By the end of a second term Biden would be well into his 80s (86), an age which calls into question a whole range of things such as physical fitness, mental decline, even that of death. Death and mental decline are notattractive things, and it’s not easy to rebut them because they are not trivial things at all. The best we can say is that Biden remains in remarkably good health (according to his White House doctor he has remarkably low levels of cholesterol and shows no signs of mental decline). There are also no signs of earlier brain aneurysms making any reoccurrence, despite what his critics say. As a result, we can only rest on the advice and findings Biden’s doctor gives to the president – which currently make the case he is fit to run.
If signs of mental decline were to set in, which we can only ever speculate about, the line at which intervention occurs is not a clear cut one which presents a difficulty. There is however, the 25th Amendment, which provides a backstop against the overarching danger mental decline presents in a president. As it stands the amendment looks like it won’t ever be needed. Yet it remains there for Kamala Harris, his much younger vice president, to become acting president if such a scenario ever unfolds.

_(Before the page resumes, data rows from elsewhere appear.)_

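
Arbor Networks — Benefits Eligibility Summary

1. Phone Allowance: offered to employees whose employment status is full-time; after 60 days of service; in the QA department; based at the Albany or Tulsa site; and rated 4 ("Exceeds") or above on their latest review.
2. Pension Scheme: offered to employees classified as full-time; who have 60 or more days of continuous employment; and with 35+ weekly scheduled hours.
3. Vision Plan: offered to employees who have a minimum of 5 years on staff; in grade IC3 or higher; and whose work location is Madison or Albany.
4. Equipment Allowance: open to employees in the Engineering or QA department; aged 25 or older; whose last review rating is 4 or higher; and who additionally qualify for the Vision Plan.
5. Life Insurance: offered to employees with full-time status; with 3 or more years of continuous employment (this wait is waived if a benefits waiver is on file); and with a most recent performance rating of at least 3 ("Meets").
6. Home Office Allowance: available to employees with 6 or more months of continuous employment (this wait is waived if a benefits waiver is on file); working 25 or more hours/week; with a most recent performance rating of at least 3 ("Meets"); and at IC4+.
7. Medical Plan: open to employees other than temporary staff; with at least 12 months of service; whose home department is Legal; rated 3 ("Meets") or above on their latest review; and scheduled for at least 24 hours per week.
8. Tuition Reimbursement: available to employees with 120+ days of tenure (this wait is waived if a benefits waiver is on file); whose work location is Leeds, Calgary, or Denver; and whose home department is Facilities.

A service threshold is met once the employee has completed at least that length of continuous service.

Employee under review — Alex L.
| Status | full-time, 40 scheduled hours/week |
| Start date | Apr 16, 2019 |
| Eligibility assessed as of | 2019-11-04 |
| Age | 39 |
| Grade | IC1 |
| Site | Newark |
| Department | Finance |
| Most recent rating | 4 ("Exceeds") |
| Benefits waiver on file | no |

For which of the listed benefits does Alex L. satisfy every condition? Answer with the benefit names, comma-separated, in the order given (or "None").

Pension Scheme

Service from Apr 16, 2019 to 2019-11-04: 202 days.
Phone Allowance — status full-time ✓; service 202 days ≥ 60 days ✓; dept Finance ✗ → not eligible.
Pension Scheme — status full-time ✓; service 202 days ≥ 60 days ✓; 40 hrs/wk ≥ 35 ✓ → eligible.
Vision Plan — service 202 days < 5 years (≈1825 days) ✗ → not eligible.
Equipment Allowance — dept Finance ✗ → not eligible.
Life Insurance — status full-time ✓; no waiver, service 202 days < 3 years (≈1095 days) ✗ → not eligible.
Home Office Allowance — no waiver, service 202 days ≥ 6 months (≈180 days) ✓; 40 hrs/wk ≥ 25 ✓; rating 4 ≥ 3 ✓; grade IC1 < IC4 ✗ → not eligible.
Medical Plan — status full-time ✓ (not excluded); service 202 days < 12 months (≈360 days) ✗ → not eligible.
Tuition Reimbursement — no waiver, service 202 days ≥ 120 days ✓; site Newark ✗ (not Leeds, Calgary, or Denver) → not eligible.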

In a perfect world, it might be healthy for democrats to continue airing out questions over whether Biden should run – that time is however up. Democrats need to put this question to rest. If they want to win in 2024, Biden is quite simply the best shot they have at retaining the presidency. Despite qualms about his age, he has a commanding legislative record to sell and a united party to help him – they should let him run.